Cheryl Reynolds, senior editor/interactive learning developer for UC IPM, wrote a piece today on the UC Davis Department of Entomology and Nematology website about the project, first describing the UC IPM mission as "to protect the environment by reducing risks caused by pest management practices."
"The bee precaution ratings are based on the reported effects of a pesticide's active ingredient on adult honey bees or their brood," Reynolds wrote. "You can find and compare ratings for active ingredients including acaricides (miticides), bactericides, fungicides, herbicides, and insecticides."
"Ratings fall into three categories," she noted. "Red, or rated I, pesticides should not be applied or allowed to drift to plants that are flowering. Plants include the crop AND nearby weeds. Yellow, or rated II, pesticides should not be applied or allowed to drift to plants that are flowering, except when the application is made between sunset and midnight if allowed by the pesticide label and regulations. Finally, green, or rated III, pesticides have no bee precautions, except when required by the pesticide label or regulations."
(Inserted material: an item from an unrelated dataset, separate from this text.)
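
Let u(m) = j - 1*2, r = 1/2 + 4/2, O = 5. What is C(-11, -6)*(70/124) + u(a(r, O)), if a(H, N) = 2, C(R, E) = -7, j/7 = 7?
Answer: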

Reynolds emphasized that the bee precaution pesticide ratings "are not the pollinator protection statements on the pesticide label."
"Each crop in the UC Pest Management Guidelines has links to the bee precaution ratings and provides guidance on how to reduce bee poisoning from pesticides," Reynolds pointed out.
Meanwhile, Happy National Bee Day! Thank a bee! And if you want to become a beekeeper, UC Davis offers classes.